Research Paper Volume 13, Issue 2 pp 2073—2088
Decreased expression of JAK1 associated with immune infiltration and poor prognosis in lung adenocarcinoma
- 1 Jiangxi Key Laboratory of Molecular Medicine, The Second Affiliated Hospital of Nanchang University, Nanchang 330006, China
- 2 Second Department of Respiratory Disease, Jiangxi Provincial People's Hospital Affiliated to Nanchang University, Nanchang 330006, China
- 3 Financial Department, The Second Affiliated Hospital of Nanchang University, Nanchang 330006, China
- 4 Department of Respiratory Disease, The First Affiliated Hospital of Nanchang University, Nanchang 330006, China
- 5 Pharmacy Department, Jiujiang Hospital of Traditional Chinese Medicine, Jiujiang 332000, China
Received: June 11, 2020 Accepted: October 20, 2020 Published: December 15, 2020https://doi.org/10.18632/aging.202205
How to Cite
Copyright: © 2020 Cai et al. This is an open access article distributed under the terms of the Creative Commons Attribution License (CC BY 3.0), which permits unrestricted use, distribution, and reproduction in any medium, provided the original author and source are credited.

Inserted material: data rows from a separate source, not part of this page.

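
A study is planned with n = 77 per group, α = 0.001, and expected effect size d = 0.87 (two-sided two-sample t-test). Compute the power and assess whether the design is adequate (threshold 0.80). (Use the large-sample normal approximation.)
Power ≈ 0.98; the study is adequately powered (power ≥ 0.80)

Power calculation (two-sample t-test, normal approximation):
z_β = d · √(n/2) - z_{α/2}
z_β = 0.87 · √(77/2) - 3.291
z_β = 0.87 · 6.205 - 3.291
z_β = 2.108

Power = Φ(z_β) = Φ(2.108) ≈ 0.982

Effect size d = 0.87 is large by Cohen's convention (0.2/0.5/0.8).

Threshold: power ≥ 0.80 is conventionally adequate.
Power ≈ 0.98 → the study is adequately powered (power ≥ 0.80).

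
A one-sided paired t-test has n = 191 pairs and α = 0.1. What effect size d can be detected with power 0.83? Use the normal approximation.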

Janus kinase 1 (JAK1) is a member of the JAK family, which plays an essential and non-redundant role in tumorigenesis. However, the potential role of JAK1 in immune infiltration and prognosis of lung adenocarcinoma (LUAD) remains unclear. The mRNA expression and methylation level of JAK1 in LUAD were examined using the Oncomine and The Cancer Genome Atlas (TCGA) databases, respectively. The correlations between JAK1 expression and its methylation level and clinicopathological parameters were analyzed. The Kaplan–Meier plotter database was used to evaluate the prognostic value of JAK1 in LUAD. The signaling pathways associated with JAK1 expression were identified by performing a GSEA. The CIBERSORT and TIMER databases were used to analyze the correlations between JAK1 and tumor-infiltrating immune cells. In addition, the JAK1 expression and proportion of immune cells in LUAD cell lines were analyzed. The JAK1 expression was remarkably decreased in patients with LUAD and significantly correlated with the clinical features of patients with LUAD. The JAK1 methylation level was increased and negatively correlated with its mRNA expression. A decrease in JAK1 expression was correlated with poor prognosis. The results of GSEA showed that cell adhesion, tumorigenesis, and immune-related signaling pathways were mainly enriched. JAK1 was positively associated with tumor-infiltrating immune cells, and the results of CIBERSORT analysis suggested that JAK1 was correlated with monotypes and M1 macrophages. The results of the TIMER database analysis confirmed that JAK1 was closely associated with the gene markers of M1 macrophages. Thus, JAK1 may serve as a potential prognostic biomarker in LUAD and is associated with immune infiltration.